この日は、リハビリスタッフのなかでも比較的年齢が上の、40代とおぼしきいぶし銀のスタッフが担当してくれた。そして手のマッサージをしている時に、例の言葉が出たのである。
「全然関係ない話をしてもいいですか?」
「どうぞ」
「スーパーに行くと、スーパーの店の前に、焼き鳥を焼いて売っている車がいたりするでしょう?屋台みたいに」
「いますね。あれはけっこう美味しいんですよ」
「そうですよね。この前スーパーに行ったら、ふだんは見たこともない焼き鳥の車がいたので、買おうと思ってその車に近づいたのです」
「ほう」
「50代くらいの店主が焼き鳥を焼いていたんですけれど、買おうと思ったら、30代くらいの若い女性が近づいてきて僕に話しかけてくるんです」
「ほう」
「僕も調子に乗って話をしていたら、焼き鳥を焼いているオヤジの態度が、みるみる変わって、僕に冷たくあたるのです」
「それは不思議ですね」
「どうやら30代のその女性は、店主のオヤジのもとで働いている店員だったのです。僕が焼き鳥を注文したら、その店主は不機嫌そうに『焼いといてあげるからその間にスーパーで買い物をしておいで!』と言うのです。まるで女性との会話を打ち切らせるように」
「それはまたおかしな話ですね」
「で、スーパーで先に買い物をして焼き鳥の車のところに戻ったら、また若い女性店員が僕に話しかけてくるのです。それに答えていたら、また店主のオヤジがぶっきらぼうに『焼けたよ、持っていきな!』と、早く帰れと言わんばかりに追い出そうとするんです」
「ほう」
「別にその女性が僕に好意を寄せているとは思いませんし、僕だってその女性に好意を寄せているわけではありません。問題は店主のオヤジの態度なんです。どうしても他の男性と話していることが許せないみたいなんです」
「嫉妬しているんですかね」
「そうかもしれません。ただこれは、あくまでも僕の目から見た感想に過ぎず、気のせいなのかもしれません」
「そんなことはないでしょう。店主のオヤジとその店員との関係はわかりませんが、少なくとも店主のオヤジはその女性を囲い込もうとしているんじゃないでしょうか。だから他の男性と話していることが許せなかったのではないかと」
「なるほど、焼きもちを焼いたわけですね」
「そんなところかもしれません」
「鬼瓦さんにはそんな経験がありますか?」
不意に聞かれて焦った。必死に記憶の糸を手繰り寄せてみる。
「むかしの職場でやたら学生を囲い込もうとする教員はいましたね。あれは自分の信者を増やそうとしていたんでしょうね」
ちょっと喩えが違うか…。話題を変えた。
「僕の場合はこんなことがありました。卒業が近い4年生の学生たちや複数の教員たちで飲みに行ったとき、教員学生の別なくバラバラに座っていたのですが、たまたま僕の近くに座った学生が、同僚教員をやたら誉めまくったのですよ。僕の目の前で。

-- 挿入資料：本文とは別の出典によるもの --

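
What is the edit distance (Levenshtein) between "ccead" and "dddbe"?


Computing edit distance: "ccead" -> "dddbe"
DP table:
           d    d    d    b    e
      0    1    2    3    4    5
  c   1    1    2    3    4    5
  c   2    2    2    3    4    5
  e   3    3    3    3    4    4
  a   4    4    4    4    4    5
  d   5    4    4    4    5    5
Edit distance = dp[5][5] = 5

5


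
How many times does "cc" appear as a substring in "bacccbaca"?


Searching for "cc" in "bacccbaca"
Scanning each position:
  Position 0: "ba" => no
  Position 1: "ac" => no
  Position 2: "cc" => MATCH
  Position 3: "cc" => MATCH
  Position 4: "cb" => no
  Position 5: "ba" => no
  Position 6: "ac" => no
  Position 7: "ca" => no
Total occurrences: 2

2


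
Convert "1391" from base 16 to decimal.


Input: "1391" in base 16
Positional expansion:
  Digit '1' (value 1) x 16^3 = 4096
  Digit '3' (value 3) x 16^2 = 768
  Digit '9' (value 9) x 16^1 = 144
  Digit '1' (value 1) x 16^0 = 1
Sum = 5009

5009


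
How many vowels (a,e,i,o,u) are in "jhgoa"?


Input: jhgoa
Checking each character:
  'j' at position 0: consonant
  'h' at position 1: consonant
  'g' at position 2: consonant
  'o' at position 3: vowel (running total: 1)
  'a' at position 4: vowel (running total: 2)
Total vowels: 2

2


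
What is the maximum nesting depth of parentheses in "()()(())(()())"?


Input: "()()(())(()())"
Tracking depth:
  Position 0 '(': depth becomes 1
  Position 1 ')': depth becomes 0
  Position 2 '(': depth becomes 1
  Position 3 ')': depth becomes 0
  Position 4 '(': depth becomes 1
  Position 5 '(': depth becomes 2
  Position 6 ')': depth becomes 1
  Position 7 ')': depth becomes 0
  Position 8 '(': depth becomes 1
  Position 9 '(': depth becomes 2
  Position 10 ')': depth becomes 1
  Position 11 '(': depth becomes 2
  Position 12 ')': depth becomes 1
  Position 13 ')': depth becomes 0
Maximum depth reached: 2

2


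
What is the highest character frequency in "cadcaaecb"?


Input: cadcaaecb
Character counts:
  'a': 3
  'b': 1
  'c': 3
  'd': 1
  'e': 1
Maximum frequency: 3

3


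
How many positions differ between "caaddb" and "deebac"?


Comparing "caaddb" and "deebac" position by position:
  Position 0: 'c' vs 'd' => DIFFER
  Position 1: 'a' vs 'e' => DIFFER
  Position 2: 'a' vs 'e' => DIFFER
  Position 3: 'd' vs 'b' => DIFFER
  Position 4: 'd' vs 'a' => DIFFER
  Position 5: 'b' vs 'c' => DIFFER
Positions that differ: 6

6


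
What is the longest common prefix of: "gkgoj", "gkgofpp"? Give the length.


Words: gkgoj, gkgofpp
  Position 0: all 'g' => match
  Position 1: all 'k' => match
  Position 2: all 'g' => match
  Position 3: all 'o' => match
  Position 4: ('j', 'f') => mismatch, stop
LCP = "gkgo" (length 4)

4


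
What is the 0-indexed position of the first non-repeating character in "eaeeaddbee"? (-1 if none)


Input: eaeeaddbee
Character frequencies:
  'a': 2
  'b': 1
  'd': 2
  'e': 5
Scanning left to right for freq == 1:
  Position 0 ('e'): freq=5, skip
  Position 1 ('a'): freq=2, skip
  Position 2 ('e'): freq=5, skip
  Position 3 ('e'): freq=5, skip
  Position 4 ('a'): freq=2, skip
  Position 5 ('d'): freq=2, skip
  Position 6 ('d'): freq=2, skip
  Position 7 ('b'): unique! => answer = 7

7


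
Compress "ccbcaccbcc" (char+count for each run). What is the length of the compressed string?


Input: ccbcaccbcc
Runs:
  'c' x 2 => "c2"
  'b' x 1 => "b1"
  'c' x 1 => "c1"
  'a' x 1 => "a1"
  'c' x 2 => "c2"
  'b' x 1 => "b1"
  'c' x 2 => "c2"
Compressed: "c2b1c1a1c2b1c2"
Compressed length: 14

14


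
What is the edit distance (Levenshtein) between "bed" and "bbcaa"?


Computing edit distance: "bed" -> "bbcaa"
DP table:
           b    b    c    a    a
      0    1    2    3    4    5
  b   1    0    1    2    3    4
  e   2    1    1    2    3    4
  d   3    2    2    2    3    4
Edit distance = dp[3][5] = 4

4


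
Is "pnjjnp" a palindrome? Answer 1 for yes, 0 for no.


Input: pnjjnp
Reversed: pnjjnp
  Compare pos 0 ('p') with pos 5 ('p'): match
  Compare pos 1 ('n') with pos 4 ('n'): match
  Compare pos 2 ('j') with pos 3 ('j'): match
Result: palindrome

1


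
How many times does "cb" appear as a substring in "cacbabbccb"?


Searching for "cb" in "cacbabbccb"
Scanning each position:
  Position 0: "ca" => no
  Position 1: "ac" => no
  Position 2: "cb" => MATCH
  Position 3: "ba" => no
  Position 4: "ab" => no
  Position 5: "bb" => no
  Position 6: "bc" => no
  Position 7: "cc" => no
  Position 8: "cb" => MATCH
Total occurrences: 2

2


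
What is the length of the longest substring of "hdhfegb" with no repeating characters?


Input: "hdhfegb"
Sliding window (track last position of each char):
  Position 0 ('h'): window [0,0] length 1 -- new best
  Position 1 ('d'): window [0,1] length 2 -- new best
  Position 2 ('h'): repeat (last at 0), move window start to 1
  Position 2 ('h'): window [1,2] length 2
  Position 3 ('f'): window [1,3] length 3 -- new best
  Position 4 ('e'): window [1,4] length 4 -- new best
  Position 5 ('g'): window [1,5] length 5 -- new best
  Position 6 ('b'): window [1,6] length 6 -- new best
Longest substring with no repeats: "dhfegb" with length 6

6


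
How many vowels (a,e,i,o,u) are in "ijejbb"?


Input: ijejbb
Checking each character:
  'i' at position 0: vowel (running total: 1)
  'j' at position 1: consonant
  'e' at position 2: vowel (running total: 2)
  'j' at position 3: consonant
  'b' at position 4: consonant
  'b' at position 5: consonant
Total vowels: 2

2


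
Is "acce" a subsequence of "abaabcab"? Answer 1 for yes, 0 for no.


Check if "acce" is a subsequence of "abaabcab"
Greedy scan:
  Position 0 ('a'): matches sub[0] = 'a'
  Position 1 ('b'): no match needed
  Position 2 ('a'): no match needed
  Position 3 ('a'): no match needed
  Position 4 ('b'): no match needed
  Position 5 ('c'): matches sub[1] = 'c'
  Position 6 ('a'): no match needed
  Position 7 ('b'): no match needed
Only matched 2/4 characters => not a subsequence

0


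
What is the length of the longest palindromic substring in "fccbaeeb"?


Input: "fccbaeeb"
Checking substrings for palindromes:
  [1:3] "cc" (len 2) => palindrome
  [5:7] "ee" (len 2) => palindrome
Longest palindromic substring: "cc" with length 2

2


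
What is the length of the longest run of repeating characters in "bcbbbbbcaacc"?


Input: "bcbbbbbcaacc"
Scanning for longest run:
  Position 1 ('c'): new char, reset run to 1
  Position 2 ('b'): new char, reset run to 1
  Position 3 ('b'): continues run of 'b', length=2
  Position 4 ('b'): continues run of 'b', length=3
  Position 5 ('b'): continues run of 'b', length=4
  Position 6 ('b'): continues run of 'b', length=5
  Position 7 ('c'): new char, reset run to 1
  Position 8 ('a'): new char, reset run to 1
  Position 9 ('a'): continues run of 'a', length=2
  Position 10 ('c'): new char, reset run to 1
  Position 11 ('c'): continues run of 'c', length=2
Longest run: 'b' with length 5

5


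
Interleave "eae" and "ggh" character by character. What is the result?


Interleaving "eae" and "ggh":
  Position 0: 'e' from first, 'g' from second => "eg"
  Position 1: 'a' from first, 'g' from second => "ag"
  Position 2: 'e' from first, 'h' from second => "eh"
Result: egageh

egageh


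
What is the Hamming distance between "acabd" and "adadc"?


Comparing "acabd" and "adadc" position by position:
  Position 0: 'a' vs 'a' => same
  Position 1: 'c' vs 'd' => differ
  Position 2: 'a' vs 'a' => same
  Position 3: 'b' vs 'd' => differ
  Position 4: 'd' vs 'c' => differ
Total differences (Hamming distance): 3

3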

その時、(おい!目の前に俺がいるのになんで別の同僚のことを褒めまくるんだよ!気ィ悪いやろ!)と思いながら聞いていた記憶があります。あとから考えたら私をいないものとして喋っていたんでしょうね」
「なるほど」
「でもそれが人間なんでしょう。ちょっとしたことで嫉妬したり焼きもちを焼いたり、またそれを想像したりするのは」
「そうですよね。それが人間なんですよね。そういうモヤモヤした気持ちになったとき、鬼瓦さんならどうするんですか?」
僕はしばらく考えて言った。
「日記を書きますね。日記を書くことで自分を俯瞰して見ることができます。できればできるだけ情けなく、面白エピソードとして書くことにしています。笑い飛ばせるように」
「なるほど、自分を俯瞰して見ることは大事ですね。…私の雑談に長々とつきあっていただき申し訳ありませんでした。さぁ、マッサージか終わりました。では鬼瓦さん、右手を真上に挙げてみてください」
僕は右手を天井に向かって高く挙げた。